RDoC’s conception of mental disorder is that they are, as Thomas Insel says, “biological disorders involving brain circuits that implicate specific domains of cognition, emotion, or behavior” (Insel 2013). Commenting on a previous and similar claim made by Insel, the philosopher Ian Gold (2009) proposes that the only charitable way to understand this kind of claim is to postulate that Insel means that psychological sciences are to be “relegated to the status of mere placeholder sciences awaiting replacement by neuroscience and molecular biology” (507). If such is the case, RDoC would be a form of what Matthew Broome has called “eliminative mindless psychiatry” (2006, 304). For our purpose we can understand eliminative mindless psychiatry as being endorsing three claims:
1) An epistemological claim: Mental disorders are essentially and preferentially explainable in the theoretical framework of the behavioral neurosciences (especially neurobiology). Explanations framed in the language of higher level of explanation are at best heuristic tools, and at worst, otiose.
2) A semantic claim: Actual diagnostic categories will not find a confortable niche in a future mindless psychiatry. They will have to be revised substantially or eliminated because they will be shown not to have any referent in reality (as defined by neuroscience).
3) A clinical claim: all mental disorders should be treated systematically and without exceptions with biological technologies, that is to say, for example, with medications and brain stimulation.
In this presentation, we will not talk about (2), but will focus our attention on claims (1) and (3). Concerning claim (1), we will argue that RDoC is in fact better conceived of as a non-reductionist, multi-level, and integrative enterprise in which the proper level of explanation cannot be decided in an a priori manner. After having showing this, we will focus on claim (3) and will argue that mindless psychiatry does not necessarily follows from RDoC. Indeed, depending on how one interprets RDoC, RDoC could enrich clinical psychiatry or impoverish it. If RDoC intrinsic epistemic pluralism is respected, than clinical psychiatry will be enriched. Indeed, by uncovering the biological mechanisms that are responsible for patients’ dysfunctions, we think RDoC could furthers therapists’ understanding of the disorders they encounter in clinics. Moreover, RDoC’s research program could enrich clinical psychiatry by helping clinicians to understand more precisely the effects of psychotherapy on their patients’ brain organisation.

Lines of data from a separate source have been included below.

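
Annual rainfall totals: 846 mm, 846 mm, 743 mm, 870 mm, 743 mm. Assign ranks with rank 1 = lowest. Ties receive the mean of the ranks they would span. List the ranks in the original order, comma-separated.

Sorted (ascending): 743, 743, 846, 846, 870
The 2 values of 743 occupy positions 1–2 → average rank (1+2)/2 = 1.5.
The 2 values of 846 occupy positions 3–4 → average rank (3+4)/2 = 3.5.

3.5, 3.5, 1.5, 5, 1.5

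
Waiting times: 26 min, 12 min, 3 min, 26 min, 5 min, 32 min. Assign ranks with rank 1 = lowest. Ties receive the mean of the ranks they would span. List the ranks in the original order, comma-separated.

Sorted (ascending): 3, 5, 12, 26, 26, 32
The 2 values of 26 occupy positions 4–5 → average rank (4+5)/2 = 4.5.

4.5, 3, 1, 4.5, 2, 6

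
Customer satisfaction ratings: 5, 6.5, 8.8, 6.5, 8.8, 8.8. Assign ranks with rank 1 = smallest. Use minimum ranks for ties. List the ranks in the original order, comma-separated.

Sorted (ascending): 5, 6.5, 6.5, 8.8, 8.8, 8.8
The 2 values of 6.5 occupy positions 2–3 → each gets rank 2.
The 3 values of 8.8 occupy positions 4–6 → each gets rank 4.

1, 2, 4, 2, 4, 4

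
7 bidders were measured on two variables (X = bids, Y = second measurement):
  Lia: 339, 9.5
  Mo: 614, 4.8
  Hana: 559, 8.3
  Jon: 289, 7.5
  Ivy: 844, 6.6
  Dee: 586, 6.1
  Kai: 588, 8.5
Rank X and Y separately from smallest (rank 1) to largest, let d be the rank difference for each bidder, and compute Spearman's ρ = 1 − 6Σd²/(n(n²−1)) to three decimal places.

Ranks of variable 1: 2, 6, 3, 1, 7, 4, 5
Ranks of variable 2: 7, 1, 5, 4, 3, 2, 6
d = r₁ − r₂: -5, 5, -2, -3, 4, 2, -1
d²: 25, 25, 4, 9, 16, 4, 1; Σd² = 84
ρ = 1 − 6·84/(7·48) = 1 − 504/336 = -0.500

-0.500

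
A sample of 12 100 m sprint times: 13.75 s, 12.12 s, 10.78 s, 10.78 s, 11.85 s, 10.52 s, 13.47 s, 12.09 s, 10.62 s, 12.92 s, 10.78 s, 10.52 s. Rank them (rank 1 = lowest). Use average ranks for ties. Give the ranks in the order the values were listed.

Sorted (ascending): 10.52, 10.52, 10.62, 10.78, 10.78, 10.78, 11.85, 12.09, 12.12, 12.92, 13.47, 13.75
The 2 values of 10.52 occupy positions 1–2 → average rank (1+2)/2 = 1.5.
The 3 values of 10.78 occupy positions 4–6 → average rank 5.

12, 9, 5, 5, 7, 1.5, 11, 8, 3, 10, 5, 1.5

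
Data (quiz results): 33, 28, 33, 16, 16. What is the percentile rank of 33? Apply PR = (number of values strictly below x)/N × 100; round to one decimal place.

60.0

N = 5.
Strictly below 33: 3. Equal to 33: 2.
PR = 3/5 × 100 = 60.0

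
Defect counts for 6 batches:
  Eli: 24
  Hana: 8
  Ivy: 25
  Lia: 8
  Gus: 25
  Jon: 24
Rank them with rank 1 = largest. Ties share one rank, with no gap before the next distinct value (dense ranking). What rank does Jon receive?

2

Sorted (descending): 25, 25, 24, 24, 8, 8
The 2 values of 25 share dense rank 1.
The 2 values of 24 share dense rank 2.
The 2 values of 8 share dense rank 3.
Jon has value 24 → rank 2.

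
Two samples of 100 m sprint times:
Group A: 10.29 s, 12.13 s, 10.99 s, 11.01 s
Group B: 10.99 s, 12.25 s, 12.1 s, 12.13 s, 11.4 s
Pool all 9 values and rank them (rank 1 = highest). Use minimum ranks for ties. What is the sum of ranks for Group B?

Sorted (descending): 12.25, 12.13, 12.13, 12.1, 11.4, 11.01, 10.99, 10.99, 10.29
The 2 values of 12.13 occupy positions 2–3 → each gets rank 2.
The 2 values of 10.99 occupy positions 7–8 → each gets rank 7.
Group B values → pooled ranks: 10.99→7, 12.25→1, 12.1→4, 12.13→2, 11.4→5
Rank sum = 7 + 1 + 4 + 2 + 5 = 19

19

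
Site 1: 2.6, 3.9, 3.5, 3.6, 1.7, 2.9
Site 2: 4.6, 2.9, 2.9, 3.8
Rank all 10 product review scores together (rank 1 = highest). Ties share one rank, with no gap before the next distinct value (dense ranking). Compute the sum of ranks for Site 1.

Sorted (descending): 4.6, 3.9, 3.8, 3.6, 3.5, 2.9, 2.9, 2.9, 2.6, 1.7
The 3 values of 2.9 share dense rank 6.
Remaining distinct values take the next consecutive integers.
Site 1 values → pooled ranks: 2.6→7, 3.9→2, 3.5→5, 3.6→4, 1.7→8, 2.9→6
Rank sum = 7 + 2 + 5 + 4 + 8 + 6 = 32

32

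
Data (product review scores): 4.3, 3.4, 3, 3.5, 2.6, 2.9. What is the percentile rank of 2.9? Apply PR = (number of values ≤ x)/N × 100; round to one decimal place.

33.3

N = 6.
Strictly below 2.9: 1. Equal to 2.9: 1.
PR = 2/6 × 100 = 33.3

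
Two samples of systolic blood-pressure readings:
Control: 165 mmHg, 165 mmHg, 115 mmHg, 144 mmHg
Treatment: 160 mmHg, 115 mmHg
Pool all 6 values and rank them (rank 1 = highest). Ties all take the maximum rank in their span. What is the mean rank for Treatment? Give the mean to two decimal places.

Sorted (descending): 165, 165, 160, 144, 115, 115
The 2 values of 165 occupy positions 1–2 → each gets rank 2.
The 2 values of 115 occupy positions 5–6 → each gets rank 6.
Treatment values → pooled ranks: 160→3, 115→6
Mean rank = (3 + 6) / 2 = 4.50

4.50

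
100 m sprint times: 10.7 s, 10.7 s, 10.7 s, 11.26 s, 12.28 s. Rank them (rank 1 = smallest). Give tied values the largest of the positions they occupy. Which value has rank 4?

11.26

Sorted (ascending): 10.7, 10.7, 10.7, 11.26, 12.28
The 3 values of 10.7 occupy positions 1–3 → each gets rank 3.
Rank 4 → value 11.26.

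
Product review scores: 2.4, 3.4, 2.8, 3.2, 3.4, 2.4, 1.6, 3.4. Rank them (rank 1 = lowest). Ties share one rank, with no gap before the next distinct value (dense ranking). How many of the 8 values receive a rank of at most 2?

3

Sorted (ascending): 1.6, 2.4, 2.4, 2.8, 3.2, 3.4, 3.4, 3.4
The 2 values of 2.4 share dense rank 2.
The 3 values of 3.4 share dense rank 5.
Remaining distinct values take the next consecutive integers.
Ranks ≤ 2: {1, 2, 2} → 3 values.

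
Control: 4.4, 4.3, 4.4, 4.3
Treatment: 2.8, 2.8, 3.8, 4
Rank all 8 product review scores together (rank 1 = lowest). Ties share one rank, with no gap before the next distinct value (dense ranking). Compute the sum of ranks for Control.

18

Sorted (ascending): 2.8, 2.8, 3.8, 4, 4.3, 4.3, 4.4, 4.4
The 2 values of 2.8 share dense rank 1.
The 2 values of 4.3 share dense rank 4.
The 2 values of 4.4 share dense rank 5.
Remaining distinct values take the next consecutive integers.
Control values → pooled ranks: 4.4→5, 4.3→4, 4.4→5, 4.3→4
Rank sum = 5 + 4 + 5 + 4 = 18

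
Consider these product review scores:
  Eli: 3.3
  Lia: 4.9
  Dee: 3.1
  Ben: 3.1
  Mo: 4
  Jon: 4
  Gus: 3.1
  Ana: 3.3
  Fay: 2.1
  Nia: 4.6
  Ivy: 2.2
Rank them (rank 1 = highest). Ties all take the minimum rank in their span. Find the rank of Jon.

3

Sorted (descending): 4.9, 4.6, 4, 4, 3.3, 3.3, 3.1, 3.1, 3.1, 2.2, 2.1
The 2 values of 4 occupy positions 3–4 → each gets rank 3.
The 2 values of 3.3 occupy positions 5–6 → each gets rank 5.
The 3 values of 3.1 occupy positions 7–9 → each gets rank 7.
Jon has value 4 → rank 3.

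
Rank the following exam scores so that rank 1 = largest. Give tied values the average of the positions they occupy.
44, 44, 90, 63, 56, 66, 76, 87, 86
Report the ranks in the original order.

8.5, 8.5, 1, 6, 7, 5, 4, 2, 3

Sorted (descending): 90, 87, 86, 76, 66, 63, 56, 44, 44
The 2 values of 44 occupy positions 8–9 → average rank (8+9)/2 = 8.5.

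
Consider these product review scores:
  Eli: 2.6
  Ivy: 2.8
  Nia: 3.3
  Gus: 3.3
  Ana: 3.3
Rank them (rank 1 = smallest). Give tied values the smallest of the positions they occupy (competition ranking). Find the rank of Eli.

1

Sorted (ascending): 2.6, 2.8, 3.3, 3.3, 3.3
The 3 values of 3.3 occupy positions 3–5 → each gets rank 3.
Eli has value 2.6 → rank 1.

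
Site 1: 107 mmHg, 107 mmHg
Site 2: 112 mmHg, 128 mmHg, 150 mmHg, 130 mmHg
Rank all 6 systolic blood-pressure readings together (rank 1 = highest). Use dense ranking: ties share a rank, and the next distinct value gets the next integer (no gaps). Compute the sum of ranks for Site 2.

Sorted (descending): 150, 130, 128, 112, 107, 107
The 2 values of 107 share dense rank 5.
Remaining distinct values take the next consecutive integers.
Site 2 values → pooled ranks: 112→4, 128→3, 150→1, 130→2
Rank sum = 4 + 3 + 1 + 2 = 10

10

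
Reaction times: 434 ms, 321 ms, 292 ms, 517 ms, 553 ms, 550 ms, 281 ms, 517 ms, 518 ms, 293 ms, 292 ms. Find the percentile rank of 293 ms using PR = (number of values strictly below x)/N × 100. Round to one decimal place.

27.3

N = 11.
Strictly below 293: 3. Equal to 293: 1.
PR = 3/11 × 100 = 27.3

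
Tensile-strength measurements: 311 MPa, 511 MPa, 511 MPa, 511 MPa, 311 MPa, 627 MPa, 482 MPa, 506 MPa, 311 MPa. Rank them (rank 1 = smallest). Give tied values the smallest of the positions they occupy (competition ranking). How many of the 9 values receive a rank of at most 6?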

However, if RDoC is interpreted in a reductionist epistemic manner, than clinical psychiatry could be impoverished. Indeed, if the neural activities in the brain of the mentally ill are judged to be the only causes of their mental condition, then one must treat their brains and, preferably, directly with biological therapies. This is problematic, because, as we will show, not every mental disorder should be treated with medications. Moreover, the adoption of a strictly neurobiological framework and the systematic medicalization of mental health problems are also problematic because of their effects on patients’ self-concept (and the conception of their mental problems). Indeed, neurobiological ways of representing oneself, firstly, has the potential to be disempowering and, secondly, could contribute to the maintenance of dysfunctional environment and to the production of false beliefs in the patient’s minds.
Gold, I. 2009. Reduction in Psychiatry. Canadian Journal of Psychiatry/Revue canadienne de psychiatrie, 54(8), 506-512.
Insel T. R. 2013. Director’s Blog: Transforming Diagnosis. NIMH website. URL: http://www.nimh.nih.gov/about/director/2013/transforming-diagnosis.shtml. Retrieved October 27, 2013.
Broome, M. 2006. Taxonomy and Ontology in Psychiatry: A Survey of Recent Literature. Philosophy, Psychiatry & Psychology, 13: 4, 303-319.